RUFUS WAINWRIGHT EN CONCIERTO 2005
Rufus Wainwright en concierto
(Sala Paradiso, Ámsterdam, 26 de noviembre de 2005)
“¿Os gusta esta chaqueta dorada?”, pregunta Rufus Wainwright, al tiempo que agradece a las dos personas que, esta misma tarde, se la han comprado. No es algo habitual en un concierto. Pero él tampoco es una estrella del pop al uso. En otros momentos de su actuación dedica una canción “al chico en la octava fila a la izquierda, o algo así”, pide conservar “algo de atractivo cuando el mundo se acabe” o se disculpa “con todos los hermosos chicos holandeses con los que no me he acostado, aunque se debe a que siempre me quedo poco, así que es culpa de quien organiza las giras”.
Hasta ahora, los productores de sus cuatro discos de culto han conseguido contener en las grabaciones la tendencia de Wainwright a sobreactuar, pero en directo puede soltarse y reinar como a él le viene en gana, como el gay completamente liberado que es, con su condición perfectamente asumida y explotada.
De todas formas, su condición sexual no es la que prevalece en sus conciertos, sino su extraordinaria faceta de hombre espectáculo, de intérprete capacitado para atraer la atención de un auditorio durante dos horas y media, incluso teniendo en cuenta que una gran parte de su repertorio está compuesta por baladas y tiempos medios.
La gira actual se abre con “Oh, What A World”, canción con la que alguien despistado situaría a Wainwright en la órbita de la música clásica. Pero no: lo suyo es el pop, pero con elementos del cabaret, la ópera, el melodrama… Tan convencido está de su éxito y de su arrollador atractivo que sale con una sonrisa que no abandona en toda la actuación, incluso cuando reconoce sus equivocaciones en público: tras los primeros compases, corta abruptamente “Natasha” para que la banda le recuerde el texto.

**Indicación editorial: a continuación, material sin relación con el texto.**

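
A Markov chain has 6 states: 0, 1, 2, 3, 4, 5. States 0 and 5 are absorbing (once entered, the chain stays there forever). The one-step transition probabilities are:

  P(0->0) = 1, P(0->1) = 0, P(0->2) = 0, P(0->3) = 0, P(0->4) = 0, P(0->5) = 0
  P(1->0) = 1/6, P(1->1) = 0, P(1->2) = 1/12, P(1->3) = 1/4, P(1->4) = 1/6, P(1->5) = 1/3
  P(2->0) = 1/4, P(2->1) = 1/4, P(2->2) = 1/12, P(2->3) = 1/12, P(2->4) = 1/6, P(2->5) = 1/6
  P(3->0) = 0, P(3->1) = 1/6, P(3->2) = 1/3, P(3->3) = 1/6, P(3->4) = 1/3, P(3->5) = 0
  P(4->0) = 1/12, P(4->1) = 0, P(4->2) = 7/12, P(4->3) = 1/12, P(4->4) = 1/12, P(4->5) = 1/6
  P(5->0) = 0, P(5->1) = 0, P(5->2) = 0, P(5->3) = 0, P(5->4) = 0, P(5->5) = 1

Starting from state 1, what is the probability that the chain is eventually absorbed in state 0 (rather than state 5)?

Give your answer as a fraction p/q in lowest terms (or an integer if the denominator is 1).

Answer: 1847/4601

Derivation:
Let a_i = P(absorbed in 0 | start in state i).
Boundary conditions: a_0 = 1, a_5 = 0.
For each transient state i, a_i = sum_j P(i->j) * a_j:
  a_1 = 1/6*a_0 + 0*a_1 + 1/12*a_2 + 1/4*a_3 + 1/6*a_4 + 1/3*a_5
  a_2 = 1/4*a_0 + 1/4*a_1 + 1/12*a_2 + 1/12*a_3 + 1/6*a_4 + 1/6*a_5
  a_3 = 0*a_0 + 1/6*a_1 + 1/3*a_2 + 1/6*a_3 + 1/3*a_4 + 0*a_5
  a_4 = 1/12*a_0 + 0*a_1 + 7/12*a_2 + 1/12*a_3 + 1/12*a_4 + 1/6*a_5

Substituting a_0 = 1 and a_5 = 0, rearrange to (I - Q) a = r where r[i] = P(i -> 0):
  [1, -1/12, -1/4, -1/6] . (a_1, a_2, a_3, a_4) = 1/6
  [-1/4, 11/12, -1/12, -1/6] . (a_1, a_2, a_3, a_4) = 1/4
  [-1/6, -1/3, 5/6, -1/3] . (a_1, a_2, a_3, a_4) = 0
  [0, -7/12, -1/12, 11/12] . (a_1, a_2, a_3, a_4) = 1/12

Solving yields:
  a_1 = 1847/4601
  a_2 = 2335/4601
  a_3 = 2143/4601
  a_4 = 2099/4601

Starting state is 1, so the absorption probability is a_1 = 1847/4601.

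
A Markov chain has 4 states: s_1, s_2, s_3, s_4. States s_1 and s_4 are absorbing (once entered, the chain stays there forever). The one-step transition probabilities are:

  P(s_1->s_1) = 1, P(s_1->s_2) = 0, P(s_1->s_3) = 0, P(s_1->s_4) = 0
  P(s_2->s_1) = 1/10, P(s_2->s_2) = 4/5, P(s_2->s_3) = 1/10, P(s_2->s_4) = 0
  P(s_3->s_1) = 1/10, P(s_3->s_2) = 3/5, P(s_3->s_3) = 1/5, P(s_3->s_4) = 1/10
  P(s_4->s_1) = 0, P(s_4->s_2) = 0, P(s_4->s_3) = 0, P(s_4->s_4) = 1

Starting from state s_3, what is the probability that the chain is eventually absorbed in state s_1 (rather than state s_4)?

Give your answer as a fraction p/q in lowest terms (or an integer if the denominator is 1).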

En “Vibrate”, ‘la canción más difícil de interpretar’, aquella en la que canta que “Pinocho es ahora un niño que desearía volver a ser un muñeco”, su voz no llega a dar el tono y pide perdón.
El resto, salvo algún fallo de sonorización, sigue el guión previsto durante hora y media: dedica “Little Sister” a su madre y su tía, quien ha venido desde América a ver el concierto; canta en francés “Nuits de Miami” con su hermana Martha -quien, como telonera ya se había despedido en francés con “’dis quand reviendras-tu”, recordando a Edith Piaf-; presenta el inédito “Between My Legs”; recuerda que cantó “Peach Trees” por primera vez en este mismo escenario; hace dos versiones de Leonard Cohen, “Chelsea Hotel #2” y “Hallelujah”; no se olvida de “Memphis Skyline”, compuesta para Jeff Buckley; canta un villancico que compuso para el último disco de su madre y su tía Ann, “Spotlight On Christmas”, pidiendo perdón por cantarlo en fechas navideñas; y despide la primera parte con la contagiosa “I Don’t Know What It Is”.
Si hasta momento se había mostrado centrado en sus canciones interpretadas con la guitarra y el piano, el regreso al escenario representa la oportunidad de desmelenarse y destaparse como un showman completo. En “Old Whore’s Diet”, todo el grupo, enfundado en túnicas blancas, ensaya una divertida coreografía. A continuación canta “Gay Messiah” con una cruz detrás, una corona de espinas en su cabeza, su cara cubierta por una máscara y dos de sus técnicos escoltándolo como si fuesen soldados romanos.
No es todo. Para “One Man Guy”, la canción que su padre Loudon compuso en su día para él, se hace acompañar de sus dos hermanas Martha y Lucy, antes de terminar la actuación en batín de seda enlazando “Beautiful Child”, “Cigarettes & Chocolate Milk”, “Foolish Love” y “Moulin Rouge”. Nadie se permite tal licencia sobre las tablas, pero nadie hay hoy en día como él y, por ahora, en estado de gracia.